The iframe stores the response in memory only and reads it through:
window.andibase.auth.getAccessToken()window.andibase.auth.getPermissions()window.andibase.auth.onAuthChanged(listener)window.andibase.fetch(path, init?)
Embedded app refresh
- Runtime keys default to a 5 minute TTL.
- The server returns
refreshAfteralongsideexpiresAt. - The iframe asks the parent page for a refresh before the key expires.
- Refresh does not require the old runtime key. The server re-evaluates the request using the host page request context and the latest app config.
- Old and new keys overlap until the old key expires naturally.
- Permission changes can start applying on the next successful refresh even before the previous key expires.

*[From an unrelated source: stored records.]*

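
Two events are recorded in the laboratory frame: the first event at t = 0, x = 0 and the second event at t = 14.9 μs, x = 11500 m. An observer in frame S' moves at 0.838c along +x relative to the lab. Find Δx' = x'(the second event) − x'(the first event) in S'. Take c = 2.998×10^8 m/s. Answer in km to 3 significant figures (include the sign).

Δx' ≈ 14.2 km

γ = 1/√(1 − 0.838²) = 1.8326
Δx' = γ(Δx − vΔt) = 1.8326 × (11500 m − 0.838×(2.998×10^8 m/s)×14.9×10^-6 s)
= 1.8326 × (7756.6 m) = 14.2 km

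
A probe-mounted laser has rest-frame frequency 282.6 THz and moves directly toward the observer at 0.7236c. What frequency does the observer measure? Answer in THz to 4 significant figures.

f_obs ≈ 705.7 THz

Relativistic Doppler: f_obs = f_src √((1+β)/(1−β))
= 282.6 × √(1.72360/0.276400) = 282.6 × 2.49718 = 705.7 THz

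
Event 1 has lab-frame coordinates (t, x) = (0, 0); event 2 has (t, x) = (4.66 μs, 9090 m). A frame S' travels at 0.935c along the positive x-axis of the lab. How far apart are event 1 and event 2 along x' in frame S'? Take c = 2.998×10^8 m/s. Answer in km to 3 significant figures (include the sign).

Δx' ≈ 21.9 km

γ = 1/√(1 − 0.935²) = 2.8197
Δx' = γ(Δx − vΔt) = 2.8197 × (9090 m − 0.935×(2.998×10^8 m/s)×4.66×10^-6 s)
= 2.8197 × (7783.7 m) = 21.9 km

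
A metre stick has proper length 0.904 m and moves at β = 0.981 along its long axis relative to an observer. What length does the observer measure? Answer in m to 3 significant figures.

γ = 1/√(1 − 0.981²) = 5.1544
Length contraction: L = L₀/γ = 0.904/5.1544 = 0.175 m

L ≈ 0.175 m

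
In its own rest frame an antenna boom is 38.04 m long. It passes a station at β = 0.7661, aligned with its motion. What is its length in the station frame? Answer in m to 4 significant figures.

γ = 1/√(1 − 0.7661²) = 1.55588
Length contraction: L = L₀/γ = 38.04/1.55588 = 24.45 m

L ≈ 24.45 m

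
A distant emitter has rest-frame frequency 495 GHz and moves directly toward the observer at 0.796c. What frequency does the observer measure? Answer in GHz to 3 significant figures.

Relativistic Doppler: f_obs = f_src √((1+β)/(1−β))
= 495 × √(1.7960/0.20400) = 495 × 2.9671 = 1470 GHz

f_obs ≈ 1470 GHz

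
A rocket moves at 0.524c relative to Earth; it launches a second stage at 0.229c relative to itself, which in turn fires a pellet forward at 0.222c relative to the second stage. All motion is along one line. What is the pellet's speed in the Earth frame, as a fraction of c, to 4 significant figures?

u ≈ 0.7782c

Compose boost 2: (0.229 + 0.524)/(1 + 0.229×0.524) = 0.7530/1.12000 = 0.672324
Compose boost 3: (0.222 + 0.672324)/(1 + 0.222×0.672324) = 0.894324/1.14926 = 0.7782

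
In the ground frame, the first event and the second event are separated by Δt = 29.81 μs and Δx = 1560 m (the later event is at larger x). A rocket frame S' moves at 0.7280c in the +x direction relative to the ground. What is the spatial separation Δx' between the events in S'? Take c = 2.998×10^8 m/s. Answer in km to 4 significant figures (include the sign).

Δx' ≈ -7.215 km

γ = 1/√(1 − 0.7280²) = 1.45863
Δx' = γ(Δx − vΔt) = 1.45863 × (1560 m − 0.7280×(2.998×10^8 m/s)×29.81×10^-6 s)
= 1.45863 × (-4946.16 m) = -7.215 km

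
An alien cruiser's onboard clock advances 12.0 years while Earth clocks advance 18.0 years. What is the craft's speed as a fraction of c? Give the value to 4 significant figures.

γ = Δt/τ₀ = 18.0/12.0 = 1.50000
β = √(1 − 1/γ²) = √(1 − 1/1.50000²) = 0.7454

β ≈ 0.7454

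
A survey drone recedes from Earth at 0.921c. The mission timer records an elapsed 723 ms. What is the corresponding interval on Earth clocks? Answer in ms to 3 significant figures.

γ = 1/√(1 − 0.921²) = 2.5670
Time dilation: Δt = γτ₀ = 2.5670 × 723 ms = 1860 ms

Δt ≈ 1860 ms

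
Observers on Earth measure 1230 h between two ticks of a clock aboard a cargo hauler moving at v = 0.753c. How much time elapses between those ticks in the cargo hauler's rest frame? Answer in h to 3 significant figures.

τ₀ ≈ 809 h

γ = 1/√(1 − 0.753²) = 1.5197
Proper time: τ₀ = Δt/γ = 1230/1.5197 = 809 h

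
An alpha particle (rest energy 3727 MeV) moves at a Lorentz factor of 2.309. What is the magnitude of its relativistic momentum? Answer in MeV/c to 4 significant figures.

p ≈ 7757 MeV/c

β = √(1 − 1/γ²) = √(1 − 1/2.309²) = 0.901352
p = γβm₀c = 2.309 × 0.901352 × 3727 MeV/c = 7757 MeV/c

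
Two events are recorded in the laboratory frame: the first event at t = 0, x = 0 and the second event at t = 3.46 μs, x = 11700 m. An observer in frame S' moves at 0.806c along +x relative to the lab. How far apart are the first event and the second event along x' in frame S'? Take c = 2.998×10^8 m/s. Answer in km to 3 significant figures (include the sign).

γ = 1/√(1 − 0.806²) = 1.6894
Δx' = γ(Δx − vΔt) = 1.6894 × (11700 m − 0.806×(2.998×10^8 m/s)×3.46×10^-6 s)
= 1.6894 × (10864 m) = 18.4 km

Δx' ≈ 18.4 km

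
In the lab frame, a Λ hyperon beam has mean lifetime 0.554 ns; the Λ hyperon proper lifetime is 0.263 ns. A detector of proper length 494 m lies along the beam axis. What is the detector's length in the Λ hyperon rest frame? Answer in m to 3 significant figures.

L ≈ 235 m

Time dilation ⇒ γ = Δt/τ₀ = 0.554/0.263 = 2.1065
Length contraction: L = L₀/γ = 494/2.1065 = 235 m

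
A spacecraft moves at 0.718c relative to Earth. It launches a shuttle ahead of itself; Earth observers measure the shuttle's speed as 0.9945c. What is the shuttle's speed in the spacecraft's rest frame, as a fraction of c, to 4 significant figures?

u' ≈ 0.9670c

Inverse velocity addition: u' = (u − v)/(1 − uv/c²)
= (0.9945 − 0.718)/(1 − 0.9945×0.718) = 0.2765/0.285949 = 0.9670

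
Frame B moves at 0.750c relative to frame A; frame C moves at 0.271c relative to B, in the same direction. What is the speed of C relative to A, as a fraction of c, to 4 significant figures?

Compose boost 2: (0.271 + 0.750)/(1 + 0.271×0.750) = 1.021/1.20325 = 0.8485

u ≈ 0.8485c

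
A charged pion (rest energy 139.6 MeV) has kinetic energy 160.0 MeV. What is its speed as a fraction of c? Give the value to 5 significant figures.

β ≈ 0.88481

γ = 1 + K/(m₀c²) = 1 + 160.0/139.6 = 2.146132
β = √(1 − 1/γ²) = 0.88481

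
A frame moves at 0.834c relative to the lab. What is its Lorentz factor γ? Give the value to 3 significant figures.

γ = 1/√(1 − β²) = 1/√(1 − 0.834²) = 1/√(0.30444) = 1.81

γ ≈ 1.81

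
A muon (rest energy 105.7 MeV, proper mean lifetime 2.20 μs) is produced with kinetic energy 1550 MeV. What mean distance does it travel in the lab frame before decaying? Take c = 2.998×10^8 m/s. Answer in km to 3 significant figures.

d ≈ 10.3 km

γ = 1 + K/(m₀c²) = 1 + 1550/105.7 = 15.664
β = √(1 − 1/γ²) = 0.99796
Dilated lifetime: γτ₀ = 15.664 × 2.20 μs = 34.461 μs
d = βc·γτ₀ = 0.99796 × (2.998×10^8 m/s) × 3.4461×10^-5 s = 10.3 km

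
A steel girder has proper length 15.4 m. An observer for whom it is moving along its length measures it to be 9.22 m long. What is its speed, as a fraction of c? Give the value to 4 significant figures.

β ≈ 0.8010

γ = L₀/L = 15.4/9.22 = 1.67028
β = √(1 − 1/γ²) = 0.8010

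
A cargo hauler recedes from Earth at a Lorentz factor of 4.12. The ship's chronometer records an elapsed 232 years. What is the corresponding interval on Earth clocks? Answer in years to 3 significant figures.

Δt ≈ 956 years

γ = 4.12 (given)
Time dilation: Δt = γτ₀ = 4.12 × 232 years = 956 years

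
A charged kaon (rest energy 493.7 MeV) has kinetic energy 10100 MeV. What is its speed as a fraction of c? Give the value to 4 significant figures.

γ = 1 + K/(m₀c²) = 1 + 10100/493.7 = 21.4578
β = √(1 − 1/γ²) = 0.9989

β ≈ 0.9989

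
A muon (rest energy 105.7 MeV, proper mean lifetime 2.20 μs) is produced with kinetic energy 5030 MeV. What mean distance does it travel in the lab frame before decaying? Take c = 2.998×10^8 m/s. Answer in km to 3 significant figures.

d ≈ 32.0 km

γ = 1 + K/(m₀c²) = 1 + 5030/105.7 = 48.588
β = √(1 − 1/γ²) = 0.99979
Dilated lifetime: γτ₀ = 48.588 × 2.20 μs = 106.89 μs
d = βc·γτ₀ = 0.99979 × (2.998×10^8 m/s) × 0.00010689 s = 32.0 km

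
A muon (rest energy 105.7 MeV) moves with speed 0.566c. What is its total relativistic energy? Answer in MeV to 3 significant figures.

γ = 1/√(1 − 0.566²) = 1.2130
E = γm₀c² = 1.2130 × 105.7 MeV = 128 MeV

E ≈ 128 MeV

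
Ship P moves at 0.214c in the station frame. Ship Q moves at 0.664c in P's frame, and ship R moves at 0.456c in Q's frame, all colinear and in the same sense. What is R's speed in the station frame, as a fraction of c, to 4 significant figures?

u ≈ 0.9069c

Compose boost 2: (0.664 + 0.214)/(1 + 0.664×0.214) = 0.8780/1.14210 = 0.768762
Compose boost 3: (0.456 + 0.768762)/(1 + 0.456×0.768762) = 1.22476/1.35056 = 0.9069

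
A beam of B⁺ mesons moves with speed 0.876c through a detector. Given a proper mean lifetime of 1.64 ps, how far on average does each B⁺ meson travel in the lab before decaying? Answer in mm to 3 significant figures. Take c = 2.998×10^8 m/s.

d ≈ 0.893 mm

γ = 1/√(1 − 0.876²) = 2.0734
Dilated lifetime: Δt = γτ₀ = 2.0734 × 1.64 ps = 3.4003 ps
d = vΔt = 0.876c × 3.4003 ps = 2.6262×10^8 m/s × 3.4003×10^-12 s = 0.893 mm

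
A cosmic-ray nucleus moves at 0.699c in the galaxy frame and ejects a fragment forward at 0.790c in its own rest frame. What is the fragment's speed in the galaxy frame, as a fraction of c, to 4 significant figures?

u ≈ 0.9593c

Compose boost 2: (0.790 + 0.699)/(1 + 0.790×0.699) = 1.489/1.55221 = 0.9593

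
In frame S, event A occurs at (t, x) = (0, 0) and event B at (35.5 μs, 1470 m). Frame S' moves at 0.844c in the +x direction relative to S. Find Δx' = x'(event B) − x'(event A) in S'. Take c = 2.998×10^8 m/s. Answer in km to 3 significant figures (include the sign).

γ = 1/√(1 − 0.844²) = 1.8645
Δx' = γ(Δx − vΔt) = 1.8645 × (1470 m − 0.844×(2.998×10^8 m/s)×35.5×10^-6 s)
= 1.8645 × (-7512.6 m) = -14.0 km

Δx' ≈ -14.0 km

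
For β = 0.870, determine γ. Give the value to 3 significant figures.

γ = 1/√(1 − β²) = 1/√(1 − 0.870²) = 1/√(0.24310) = 2.03

γ ≈ 2.03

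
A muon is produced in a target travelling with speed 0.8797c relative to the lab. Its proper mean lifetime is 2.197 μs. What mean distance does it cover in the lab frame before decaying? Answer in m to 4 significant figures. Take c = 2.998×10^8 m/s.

d ≈ 1218 m

γ = 1/√(1 − 0.8797²) = 2.10292
Dilated lifetime: Δt = γτ₀ = 2.10292 × 2.197 μs = 4.62012 μs
d = vΔt = 0.8797c × 4.62012 μs = 2.63734×10^8 m/s × 4.62012×10^-6 s = 1218 m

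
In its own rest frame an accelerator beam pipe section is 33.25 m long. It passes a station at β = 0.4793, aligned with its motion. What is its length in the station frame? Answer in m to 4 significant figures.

L ≈ 29.18 m

γ = 1/√(1 − 0.4793²) = 1.13940
Length contraction: L = L₀/γ = 33.25/1.13940 = 29.18 m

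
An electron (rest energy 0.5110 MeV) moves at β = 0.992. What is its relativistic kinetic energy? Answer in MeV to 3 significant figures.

K ≈ 3.54 MeV

γ = 1/√(1 − 0.992²) = 7.9216
K = (γ − 1)m₀c² = (7.9216 − 1) × 0.5110 MeV = 6.9216 × 0.5110 MeV = 3.54 MeV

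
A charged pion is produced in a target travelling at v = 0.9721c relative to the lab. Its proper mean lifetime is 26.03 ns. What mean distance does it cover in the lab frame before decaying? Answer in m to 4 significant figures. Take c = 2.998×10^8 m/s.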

Send the key in the Authorization header
Use the key as a bearer token:
curl "https://andiapi.com/api/data-definitions" \
-H "Authorization: Bearer $ANDI_API_KEY"For clients that cannot send bearer tokens, x-api-key: <key> is also accepted, but Authorization: Bearer <key> is the recommended format.
Store the key securely
Do not hardcode API keys in source files or commit them to git.
Store the key in a secure environment variable such as ANDI_API_KEY:
export ANDI_API_KEY="andi_live_..."Then read it from your server runtime:
const apiKey = process.env.ANDI_API_KEY;
const response = await fetch("https://andiapi.com/api/data-definitions", {
headers: {
Authorization: `Bearer ${apiKey}`,
},
});That guidance applies to manual and agent-login API keys. Embedded app runtime keys are different: do not put them in query params, route params, localStorage, sessionStorage, IndexedDB, or server-rendered HTML.
Roles
When you create a key, you assign one of the hardcoded roles:
admin: full workspace access. This is the default for manual API keys and agent-login keys.editor: read and write access for apps, data, and files, plus workspace read access.viewer: read-only access across apps, data, files, and workspace metadata.
The API still enforces permissions internally. If a key does not have the required capability, the API returns 403 with a JSON body that names the missing permission.
Workspace behavior
API keys are already bound to one workspace, so you do not need to send a workspace header with bearer-token requests.
That makes them a good fit for backend services, workers, scripts, and integrations running outside the app.
Recommendations
- Use a different API key per environment or integration.
- Grant the smallest role that fits the integration.
- Rotate keys if they are exposed or no longer needed.
- Revoke keys from the workspace API Keys page when an integration is retired.